L’IA n’est pas une menace, c’est un levier

On va commencer par être très clairs : l’IA fait déjà partie de notre quotidien.

Chez Junca, on l’utilise comme un outil de travail, au même titre que Figma, Blender ou Framer. Elle nous permet d’explorer plus vite, de tester davantage d’idées et de gagner un temps précieux sur les phases amont. Concepts, MVP, pistes visuelles, images, croquis, illustrations… l’IA agit comme un accélérateur créatif.

Dans nos projets web, elle est particulièrement utile dès les premières étapes. Lorsqu’on pense la structure d’un site, son zoning, la hiérarchie des pages ou les parcours utilisateurs, l’IA nous aide à poser un cadre, à challenger nos choix et à structurer une base solide avant d’entrer dans le design fin.

Elle nous accompagne aussi dans la création d’univers visuels. Des outils comme Midjourney nous permettent de projeter rapidement des intentions graphiques, d’ouvrir la discussion avec nos clients et de nourrir une direction artistique. Mais à aucun moment l’IA ne “fait le site à notre place”.
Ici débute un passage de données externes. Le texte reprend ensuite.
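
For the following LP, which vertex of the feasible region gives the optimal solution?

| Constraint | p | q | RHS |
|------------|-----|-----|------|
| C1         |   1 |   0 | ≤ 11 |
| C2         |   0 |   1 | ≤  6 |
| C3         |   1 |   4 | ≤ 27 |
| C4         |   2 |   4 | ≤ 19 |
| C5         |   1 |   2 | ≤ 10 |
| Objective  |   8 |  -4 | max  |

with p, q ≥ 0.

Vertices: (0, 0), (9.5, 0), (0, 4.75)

Evaluate the objective at each vertex of the feasible region:
  z(0, 0) = 0
  z(9.5, 0) = 76  ←
  z(0, 4.75) = -19
The maximum is at p = 9.5, q = 0.

(9.5, 0)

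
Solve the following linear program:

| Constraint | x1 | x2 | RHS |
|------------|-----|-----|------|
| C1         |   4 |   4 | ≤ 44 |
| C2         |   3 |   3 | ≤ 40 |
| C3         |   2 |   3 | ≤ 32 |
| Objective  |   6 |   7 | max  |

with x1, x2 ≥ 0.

Evaluate the objective at each vertex of the feasible region:
  z(0, 0) = 0
  z(11, 0) = 66
  z(1, 10) = 76  ←
  z(0, 10.67) = 74.67
The maximum is at x1 = 1, x2 = 10.

x1 = 1, x2 = 10, z = 76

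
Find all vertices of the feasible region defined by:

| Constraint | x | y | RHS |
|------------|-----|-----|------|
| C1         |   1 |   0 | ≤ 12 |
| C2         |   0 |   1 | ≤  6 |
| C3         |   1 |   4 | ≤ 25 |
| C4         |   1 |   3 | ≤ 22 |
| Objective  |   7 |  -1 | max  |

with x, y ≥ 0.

(0, 0), (12, 0), (12, 3.25), (1, 6), (0, 6)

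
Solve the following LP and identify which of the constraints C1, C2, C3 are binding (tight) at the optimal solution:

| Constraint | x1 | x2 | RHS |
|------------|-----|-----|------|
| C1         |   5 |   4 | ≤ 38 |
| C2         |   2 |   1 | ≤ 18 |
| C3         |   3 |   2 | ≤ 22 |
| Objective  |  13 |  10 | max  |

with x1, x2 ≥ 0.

At x1 = 6, x2 = 2, compute slack b - a·x for each constraint:
  C1: 38 − 38 = 0  (binding)
  C2: 18 − 14 = 4  (slack)
  C3: 22 − 22 = 0  (binding)

Optimal: x1 = 6, x2 = 2
Binding: C1, C3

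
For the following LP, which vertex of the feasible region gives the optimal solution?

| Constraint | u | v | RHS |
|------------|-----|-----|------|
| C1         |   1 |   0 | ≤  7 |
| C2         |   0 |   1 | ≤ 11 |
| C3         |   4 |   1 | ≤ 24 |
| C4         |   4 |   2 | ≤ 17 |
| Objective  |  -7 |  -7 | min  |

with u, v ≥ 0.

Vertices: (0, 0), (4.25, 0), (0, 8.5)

Evaluate the objective at each vertex of the feasible region:
  z(0, 0) = 0
  z(4.25, 0) = -29.75
  z(0, 8.5) = -59.5  ←
The minimum is at u = 0, v = 8.5.

(0, 8.5)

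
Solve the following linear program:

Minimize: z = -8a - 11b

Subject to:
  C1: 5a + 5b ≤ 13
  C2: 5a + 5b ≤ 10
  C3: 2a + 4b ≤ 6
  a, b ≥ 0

Evaluate the objective at each vertex of the feasible region:
  z(0, 0) = 0
  z(2, 0) = -16
  z(1, 1) = -19  ←
  z(0, 1.5) = -16.5
The minimum is at a = 1, b = 1.

a = 1, b = 1, z = -19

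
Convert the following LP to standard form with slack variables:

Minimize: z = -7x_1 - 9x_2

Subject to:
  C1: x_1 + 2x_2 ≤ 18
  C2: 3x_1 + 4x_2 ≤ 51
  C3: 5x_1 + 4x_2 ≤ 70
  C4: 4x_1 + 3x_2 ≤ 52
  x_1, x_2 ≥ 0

min z = -7x_1 - 9x_2

s.t.
  x_1 + 2x_2 + s1 = 18
  3x_1 + 4x_2 + s2 = 51
  5x_1 + 4x_2 + s3 = 70
  4x_1 + 3x_2 + s4 = 52
  x_1, x_2, s1, s2, s3, s4 ≥ 0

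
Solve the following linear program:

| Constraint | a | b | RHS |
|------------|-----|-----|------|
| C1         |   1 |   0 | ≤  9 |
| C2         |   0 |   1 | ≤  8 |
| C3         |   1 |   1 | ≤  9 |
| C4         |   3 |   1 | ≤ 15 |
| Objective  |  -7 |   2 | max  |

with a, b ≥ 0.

Evaluate the objective at each vertex of the feasible region:
  z(0, 0) = 0
  z(5, 0) = -35
  z(3, 6) = -9
  z(1, 8) = 9
  z(0, 8) = 16  ←
The maximum is at a = 0, b = 8.

a = 0, b = 8, z = 16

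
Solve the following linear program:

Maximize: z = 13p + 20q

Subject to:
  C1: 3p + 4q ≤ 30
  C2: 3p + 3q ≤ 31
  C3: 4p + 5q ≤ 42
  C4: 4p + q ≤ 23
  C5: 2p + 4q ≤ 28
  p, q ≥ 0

Evaluate the objective at each vertex of the feasible region:
  z(0, 0) = 0
  z(5.75, 0) = 74.75
  z(4.769, 3.923) = 140.5
  z(2, 6) = 146  ←
  z(0, 7) = 140
The maximum is at p = 2, q = 6.

p = 2, q = 6, z = 146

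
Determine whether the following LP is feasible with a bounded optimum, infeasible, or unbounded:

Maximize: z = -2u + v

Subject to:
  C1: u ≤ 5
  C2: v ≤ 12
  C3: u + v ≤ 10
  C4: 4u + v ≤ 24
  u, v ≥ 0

Feasible with a bounded optimal solution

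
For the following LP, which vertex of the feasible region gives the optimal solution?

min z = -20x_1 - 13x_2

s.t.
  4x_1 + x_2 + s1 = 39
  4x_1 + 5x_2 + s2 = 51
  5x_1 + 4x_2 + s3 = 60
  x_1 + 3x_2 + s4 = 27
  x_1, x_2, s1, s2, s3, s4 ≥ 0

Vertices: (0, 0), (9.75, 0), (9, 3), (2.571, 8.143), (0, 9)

Evaluate the objective at each vertex of the feasible region:
  z(0, 0) = 0
  z(9.75, 0) = -195
  z(9, 3) = -219  ←
  z(2.571, 8.143) = -157.3
  z(0, 9) = -117
The minimum is at x_1 = 9, x_2 = 3.

(9, 3)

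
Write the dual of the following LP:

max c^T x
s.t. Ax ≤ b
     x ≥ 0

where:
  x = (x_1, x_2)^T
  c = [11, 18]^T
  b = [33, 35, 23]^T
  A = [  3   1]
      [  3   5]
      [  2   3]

Primal max cᵀx s.t. Ax ≤ b, x ≥ 0  →  Dual min bᵀy s.t. Aᵀy ≥ c, y ≥ 0.

Minimize: z = 33y1 + 35y2 + 23y3

Subject to:
  3y1 + 3y2 + 2y3 ≥ 11
  y1 + 5y2 + 3y3 ≥ 18
  y1, y2, y3 ≥ 0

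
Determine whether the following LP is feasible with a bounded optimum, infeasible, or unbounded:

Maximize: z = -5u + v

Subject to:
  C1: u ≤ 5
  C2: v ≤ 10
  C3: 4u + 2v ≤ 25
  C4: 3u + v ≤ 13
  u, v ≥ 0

Feasible with a bounded optimal solution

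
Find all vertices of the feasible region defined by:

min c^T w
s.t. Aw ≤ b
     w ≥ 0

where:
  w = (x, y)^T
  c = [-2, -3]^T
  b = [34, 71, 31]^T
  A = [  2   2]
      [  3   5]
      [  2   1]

(0, 0), (15.5, 0), (14, 3), (7, 10), (0, 14.2)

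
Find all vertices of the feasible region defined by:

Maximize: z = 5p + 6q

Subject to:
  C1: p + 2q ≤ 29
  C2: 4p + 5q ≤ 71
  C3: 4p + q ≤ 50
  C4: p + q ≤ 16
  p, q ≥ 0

(0, 0), (12.5, 0), (11.33, 4.667), (9, 7), (0, 14.2)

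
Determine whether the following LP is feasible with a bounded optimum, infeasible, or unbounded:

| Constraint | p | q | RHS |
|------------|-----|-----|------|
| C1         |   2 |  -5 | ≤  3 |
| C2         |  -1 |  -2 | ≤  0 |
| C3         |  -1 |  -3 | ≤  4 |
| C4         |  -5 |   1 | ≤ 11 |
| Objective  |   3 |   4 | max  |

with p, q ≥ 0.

Unbounded (objective can increase without bound)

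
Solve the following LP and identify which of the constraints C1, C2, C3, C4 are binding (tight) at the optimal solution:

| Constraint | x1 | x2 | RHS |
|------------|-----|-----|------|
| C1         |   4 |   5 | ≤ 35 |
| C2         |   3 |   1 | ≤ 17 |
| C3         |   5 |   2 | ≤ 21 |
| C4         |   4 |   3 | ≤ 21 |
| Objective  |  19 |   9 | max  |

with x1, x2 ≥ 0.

At x1 = 3, x2 = 3, compute slack b - a·x for each constraint:
  C1: 35 − 27 = 8  (slack)
  C2: 17 − 12 = 5  (slack)
  C3: 21 − 21 = 0  (binding)
  C4: 21 − 21 = 0  (binding)

Optimal: x1 = 3, x2 = 3
Binding: C3, C4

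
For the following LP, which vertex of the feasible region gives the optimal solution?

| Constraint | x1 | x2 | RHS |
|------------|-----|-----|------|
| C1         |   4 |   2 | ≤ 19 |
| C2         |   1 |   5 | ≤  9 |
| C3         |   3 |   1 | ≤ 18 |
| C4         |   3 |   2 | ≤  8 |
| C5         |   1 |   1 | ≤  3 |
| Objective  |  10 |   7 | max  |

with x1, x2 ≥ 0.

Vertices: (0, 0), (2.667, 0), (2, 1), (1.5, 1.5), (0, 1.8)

Evaluate the objective at each vertex of the feasible region:
  z(0, 0) = 0
  z(2.667, 0) = 26.67
  z(2, 1) = 27  ←
  z(1.5, 1.5) = 25.5
  z(0, 1.8) = 12.6
The maximum is at x1 = 2, x2 = 1.

(2, 1)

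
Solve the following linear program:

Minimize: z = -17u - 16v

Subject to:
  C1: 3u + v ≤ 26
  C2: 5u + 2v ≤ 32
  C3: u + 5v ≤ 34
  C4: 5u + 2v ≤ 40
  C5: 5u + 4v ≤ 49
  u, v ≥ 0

Evaluate the objective at each vertex of the feasible region:
  z(0, 0) = 0
  z(6.4, 0) = -108.8
  z(4, 6) = -164  ←
  z(0, 6.8) = -108.8
The minimum is at u = 4, v = 6.

u = 4, v = 6, z = -164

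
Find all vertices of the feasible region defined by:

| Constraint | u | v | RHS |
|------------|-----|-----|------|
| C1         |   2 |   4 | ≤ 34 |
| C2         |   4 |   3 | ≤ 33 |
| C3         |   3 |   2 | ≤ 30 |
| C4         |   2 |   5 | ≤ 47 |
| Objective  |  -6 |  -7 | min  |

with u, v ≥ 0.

(0, 0), (8.25, 0), (3, 7), (0, 8.5)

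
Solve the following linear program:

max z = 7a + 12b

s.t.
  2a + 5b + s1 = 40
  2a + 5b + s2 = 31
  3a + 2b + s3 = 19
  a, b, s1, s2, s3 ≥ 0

Evaluate the objective at each vertex of the feasible region:
  z(0, 0) = 0
  z(6.333, 0) = 44.33
  z(3, 5) = 81  ←
  z(0, 6.2) = 74.4
The maximum is at a = 3, b = 5.

a = 3, b = 5, z = 81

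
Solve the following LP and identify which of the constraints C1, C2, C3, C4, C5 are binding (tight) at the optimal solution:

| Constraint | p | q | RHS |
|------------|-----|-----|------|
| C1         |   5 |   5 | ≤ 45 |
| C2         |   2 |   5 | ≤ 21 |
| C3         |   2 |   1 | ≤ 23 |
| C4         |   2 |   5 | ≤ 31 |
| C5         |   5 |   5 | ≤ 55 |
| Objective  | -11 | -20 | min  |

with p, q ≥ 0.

At p = 8, q = 1, compute slack b - a·x for each constraint:
  C1: 45 − 45 = 0  (binding)
  C2: 21 − 21 = 0  (binding)
  C3: 23 − 17 = 6  (slack)
  C4: 31 − 21 = 10  (slack)
  C5: 55 − 45 = 10  (slack)

Optimal: p = 8, q = 1
Binding: C1, C2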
Elle nous aide surtout à aller plus vite vers les bonnes décisions.

“L’IA ne remplace pas la vision, elle la met à l’épreuve.”

Oui, l’IA peut créer un site. Mais pas une marque. Les avancées sont impressionnantes. Aujourd’hui, des outils comme Nano Banana Pro (Gemini) permettent de générer une landing page ou un prototype fonctionnel en quelques minutes. Pour certains besoins, c’est largement suffisant. Et tant mieux.

Mais quand on prend un peu de recul, un constat s’impose : les sites générés par IA se ressemblent énormément.

Même structure, mêmes mécaniques, même esthétique “propre mais générique”. Ils remplissent une fonction, mais racontent rarement une histoire. Le branding est souvent superficiel, la narration inexistante, et l’expérience utilisateur pensée pour “le plus grand nombre”, pas pour une identité précise.

Une autre question se pose alors très vite : que se passe-t-il après ? Qui fait évoluer le site dans le temps ? Qui conçoit des pages vraiment sur mesure ? Qui crée la 3D d’un produit, d’un service, d’un concept complexe ? Qui imagine des animations au scroll qui rendent le site vivant et mémorable ? Et surtout, qui transmet les clés au client pour qu’il puisse reprendre la main sur son outil ?

Chez Junca, on ne livre pas un site figé. On livre un outil maîtrisable, évolutif et aligné avec la vision business du client.

Alors, le web design est-il vraiment un marché saturé ?

Dire que le web design est saturé, c’est oublier une chose essentielle : les entreprises évoluent en permanence. Comme dans la mode ou le branding, le web fonctionne par cycles. Tous les trois ou quatre ans, un site devient obsolète. Pas seulement graphiquement, mais aussi stratégiquement. Les offres changent, les cibles évoluent, les usages se transforment.

Un site qui fonctionnait hier peut devenir un frein aujourd’hui. Et surtout, le design web ne se limite pas à “faire quelque chose de joli”. Il s’agit de comprendre des enjeux, de structurer un message, de guider un utilisateur, de créer de la confiance et de générer de la conversion.

Un bon site est un levier business, pas un simple support de communication.

“Un site web n’est jamais terminé. Il vit au rythme de l’entreprise qu’il représente.”